La adulteración del pasado artístico
LA COLORACIÓN, por medio de ordenadores, de las películas que se hicieron originalmente en blanco y negro ha sembrado la alarma en quienes tratan de conservar intacto un patrimonio cultural que, aun siendo reciente, tiene ya un carácter histórico: la idea de ver Casablanca en un color para el que no fue pensada nunca, superpuesto por personas que atienden sobre todo a su divulgación estrictamente comercial, estremece a cualquiera. Sin embargo, es sólo un paso más en una adulteración que se practica en todos los campos del arte: la técnica no se limita a configurar y enriquecer el futuro, sino que quiere alterar el pasado. Y todas las películas fueron creadas para el comercio.La alarma es antigua: empezó a cundir al mismo tiempo que aparecía la posibilidad de la multiplicación del objeto de arte. Walter Benjamín emitió ya sus dudas en su ensayo La obra de arte en la época de su reproducción técnica, escrito antes de la guerra (se suicidó en 1940): temía la pérdida de lo que llamaba el aura que debía acompañar al objeto de arte, aunque por otra parte estimaba sus valores de difusión hacia un espectador privado de él por su clase económica. Más tarde, cuando ya la reproducción era irreprimible, Adorno protestaba contra la maldita novedad de la conversión del arte en bien de consumo: "La coherencia totalitaria de la industria cultural que no deja nada fuera de sí, es idéntica a la ceguera total de la sociedad".
Hoy, sin embargo, es muy dificil negar el valor de la multiplicación del arte, y el aura es todo lo más una sobrecarga histórica y mítica que añade el contemplador del objeto único, apenas distinguible de su reproducción perfecta por vías de la técnica depurada. Lo que subyace en el fondo de toda esa cuestión es saber si la reproducción hasta el infinito como estímulo para la producción de la unidad original ha modificado la naturaleza del creador. Aun así, es dudoso, desde el punto de vista del arte social, sí hay mayor aura en una obra hecha por encargo de un mecenas o un monarca, y a sus gustos, que en la producida por lo que podríamos llamar encargo de las masas, aunque se introduzcan en ese encuentro los mediadores acostumbrados -productores, empresarios, agentes estatales-
La adulteración del pasado se viene produciendo de una manera que desborda estas previsiones. La coloración de una película inscrita en la historia no va más allá, por ahora, de lo que está sucediendo con otras obras del pasado. La grabación de una ópera de Wagner o de Verdi se puede hacer hoy de manera que la soprano esté en Milán (y retoque sus agudos en un estudio especializado en Londres), el tenor en Nueva York y la orquesta y los coros en Amsterdam; y las obras difíciles de Liszt se tocan al piano a una velocidad más asequible, en un tono más grave, de forma que la técnica colabore con el pianista al reproducirlas a mayor velocidad. No es sólo la dudosa aura lo que se pierde en todo esto, sino, quizá, la verdadera esencia de la creación. Pero ¿se pierde o se gana? ¿La falsificación técnica no logra mejores sonidos que los que se producen en una sala? ¿No alcanzan esas obras a un número infinitamente mayor de personas? ¿Hay un problema de elitismo, de minoría o de monopolio en los que defienden la pureza del momento? Son ternas que no cesan de debatirse y que abarcan todos los terrenos artísticos, y se plantean cuando llega el momento de la reproducción, como se planteó en la escultura cuando comenzaron a producirse los múltiples.

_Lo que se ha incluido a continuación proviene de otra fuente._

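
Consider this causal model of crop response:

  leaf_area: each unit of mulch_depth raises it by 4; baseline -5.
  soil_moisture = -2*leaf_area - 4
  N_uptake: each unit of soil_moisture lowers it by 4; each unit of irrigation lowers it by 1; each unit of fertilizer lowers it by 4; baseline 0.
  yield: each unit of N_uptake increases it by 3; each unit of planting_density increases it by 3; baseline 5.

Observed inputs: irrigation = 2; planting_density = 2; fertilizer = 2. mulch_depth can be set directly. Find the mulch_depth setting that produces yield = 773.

Substituting into the soil_moisture equation gives soil_moisture = -8*mulch_depth + 6.
This gives N_uptake = 32*mulch_depth - 34.
yield becomes 96*mulch_depth - 91.
Solve 96*mulch_depth - 91 = 773: mulch_depth = (773 + 91) / 96 = 9.

mulch_depth = 9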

Claro que éstos son ejemplos óptimos, es decir, formas por las cuales la técnica de multiplicación mejora el original, y se supone que el lejano autor hubiera podido aprobarlos (Bach no llegó a conocer el piano moderno, sino apenas un embrión, ni Calderón las luces y las máquinas del teatro actual: no los hubieran, naturalmente, rechazado). Hay otras por las cuales se empeora, o nos parece que se empeora: un Velázquez o un Goya en una litografía barata para adornar una caja de dulces puede destrozar una idea del arte, o un cuadro de Picasso transportado al esmalte, o un drama de Shakespeare o de Calderón facilitado por cortes de escenas básicas o interpretado por aficionados, o el Quijote para niños... O cualquier edición abreviada.
No tenemos pruebas suficientes para condenar de antemano la coloración de las grandes películas de la historia del cine: habrá que verlas. Siempre que el original se conserve y sea asequible. Lo que más alarma es la declaración de principios con que los productores del sistema anuncian su innovación: se venden mejor para las televisiones las películas en color.